Whether its influencing the populace to incite a political singularity, or directly appealing to national or international policymakers, its crucial to slow the AGI arms race and finding a kind of international coordination that will (a) allow us to ensure that what we conjure is actually worthy before we hurl into the world, and (b) avoid total global totalitarianism. Arriving at such a minimally cooperative set of agreements is absolutely paramount. Some potestas is needed to balance the potentia of unbridled (and completely not understood) early AGIs.
We must invest in understanding sentience and autopoiesis and so we strengthen the flame of life itself.
As of today, there is shockingly little effort to study either trait.
There are some current efforts (Symmetry Institute, CIMC, Conscium) to study consciousness, and maybe a handful studying autopoiesis (thought certainly not in a cosmic or moral sense) – but it all boils down to what amounts to something like 0.0001% of the total investment of attention and capital into AGI capabilities. The percentage should not be so low.

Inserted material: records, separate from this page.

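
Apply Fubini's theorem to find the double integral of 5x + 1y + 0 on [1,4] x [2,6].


By Fubini, integrate in x first, then y.
Step 1: Fix y, integrate over x in [1,4]:
  integral(5x + 1y + 0, x=1..4)
  = 5*(4^2 - 1^2)/2 + (1y + 0)*(4 - 1)
  = 37.5 + (1y + 0)*3
  = 37.5 + 3y + 0
  = 37.5 + 3y
Step 2: Integrate over y in [2,6]:
  integral(37.5 + 3y, y=2..6)
  = 37.5*4 + 3*(6^2 - 2^2)/2
  = 150 + 48
  = 198


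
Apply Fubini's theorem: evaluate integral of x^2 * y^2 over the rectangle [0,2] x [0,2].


By Fubini's theorem, the double integral factors as a product of single integrals:
Step 1: integral_0^2 x^2 dx = [x^3/3] from 0 to 2
     = 2^3/3 = 2.666667
Step 2: integral_0^2 y^2 dy = [y^3/3] from 0 to 2
     = 2^3/3 = 2.666667
Step 3: Double integral = 2.666667 * 2.666667 = 7.111111


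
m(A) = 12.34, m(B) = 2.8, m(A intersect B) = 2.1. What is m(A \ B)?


m(A \ B) = m(A) - m(A n B)
= 12.34 - 2.1
= 10.24


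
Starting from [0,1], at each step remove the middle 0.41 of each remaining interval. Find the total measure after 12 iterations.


Step 1: At each step, fraction remaining = 1 - 0.41 = 0.59
Step 2: After 12 steps, measure = (0.59)^12
Result = 0.001779


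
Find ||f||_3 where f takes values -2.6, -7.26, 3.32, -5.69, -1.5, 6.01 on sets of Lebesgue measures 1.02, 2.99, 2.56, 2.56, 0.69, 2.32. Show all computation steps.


Step 1: Compute |f_i|^3 for each value:
  |-2.6|^3 = 17.576
  |-7.26|^3 = 382.657176
  |3.32|^3 = 36.594368
  |-5.69|^3 = 184.220009
  |-1.5|^3 = 3.375
  |6.01|^3 = 217.081801
Step 2: Multiply by measures and sum:
  17.576 * 1.02 = 17.92752
  382.657176 * 2.99 = 1144.144956
  36.594368 * 2.56 = 93.681582
  184.220009 * 2.56 = 471.603223
  3.375 * 0.69 = 2.32875
  217.081801 * 2.32 = 503.629778
Sum = 17.92752 + 1144.144956 + 93.681582 + 471.603223 + 2.32875 + 503.629778 = 2233.31581
Step 3: Take the p-th root:
||f||_3 = (2233.31581)^(1/3) = 13.071238


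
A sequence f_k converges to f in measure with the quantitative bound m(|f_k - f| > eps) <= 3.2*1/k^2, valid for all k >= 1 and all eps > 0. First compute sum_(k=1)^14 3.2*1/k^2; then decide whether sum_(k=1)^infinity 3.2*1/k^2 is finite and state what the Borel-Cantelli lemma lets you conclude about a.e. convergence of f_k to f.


Step 1: List the terms 3.2*1/k^2 for k = 1 to 14:
  k=1: 3.2
  k=2: 0.8
  k=3: 0.355556
  k=4: 0.2
  k=5: 0.128
  k=6: 0.088889
  k=7: 0.065306
  k=8: 0.05
  k=9: 0.039506
  k=10: 0.032
  k=11: 0.026446
  k=12: 0.022222
  k=13: 0.018935
  k=14: 0.016327
Step 2: Partial sum = 3.2 + 0.8 + 0.355556 + 0.2 + 0.128 + 0.088889 + 0.065306 + 0.05 + 0.039506 + 0.032 + 0.026446 + 0.022222 + 0.018935 + 0.016327
     = 5.043187
Step 3: The full series sum_(k>=1) 3.2*1/k^2 converges (p-series with p = 2 > 1; a constant multiple of a convergent series converges).
Step 4: Fix eps > 0. Since sum_k m(|f_k - f| > eps) < infinity, the Borel-Cantelli lemma gives
        m(limsup_k {|f_k - f| > eps}) = 0, i.e. for a.e. x, |f_k(x) - f(x)| <= eps for all large k.
        Applying this with eps = 1/j for j = 1, 2, ... and intersecting the countably many full-measure sets,
        for a.e. x we get limsup_k |f_k(x) - f(x)| <= 1/j for every j, hence f_k -> f almost everywhere.
Conclusion: series converges; Borel-Cantelli yields f_k -> f a.e.


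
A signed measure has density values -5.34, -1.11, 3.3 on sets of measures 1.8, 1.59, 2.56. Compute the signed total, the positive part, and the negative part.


Step 1: Compute signed measure on each set:
  Set 1: -5.34 * 1.8 = -9.612
  Set 2: -1.11 * 1.59 = -1.7649
  Set 3: 3.3 * 2.56 = 8.448
Step 2: Total signed measure = (-9.612) + (-1.7649) + (8.448)
     = -2.9289
Step 3: Positive part mu+(X) = sum of positive contributions = 8.448
Step 4: Negative part mu-(X) = |sum of negative contributions| = 11.3769


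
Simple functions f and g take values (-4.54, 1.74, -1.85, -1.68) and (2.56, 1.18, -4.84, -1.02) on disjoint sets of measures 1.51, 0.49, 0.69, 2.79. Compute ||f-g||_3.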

I suspect that these areas of inquiry are ignored almost entirely for the following reasons:
But if what we are building will carry on beyond us – we must ensure that these new entities be worthy, and we must invest in understanding and creating these worthy traits in our successors.
…
Doubtless there are many factors outside of our control – and countless forces of destruction or transformation that humanity isn’t even considering right now.
But if concerted, global, strong effort to work on (1) preventing destruction and (2) getting transformation right helps us achieve a blooming posthuman future by even 1%, it seems more than worth swinging for.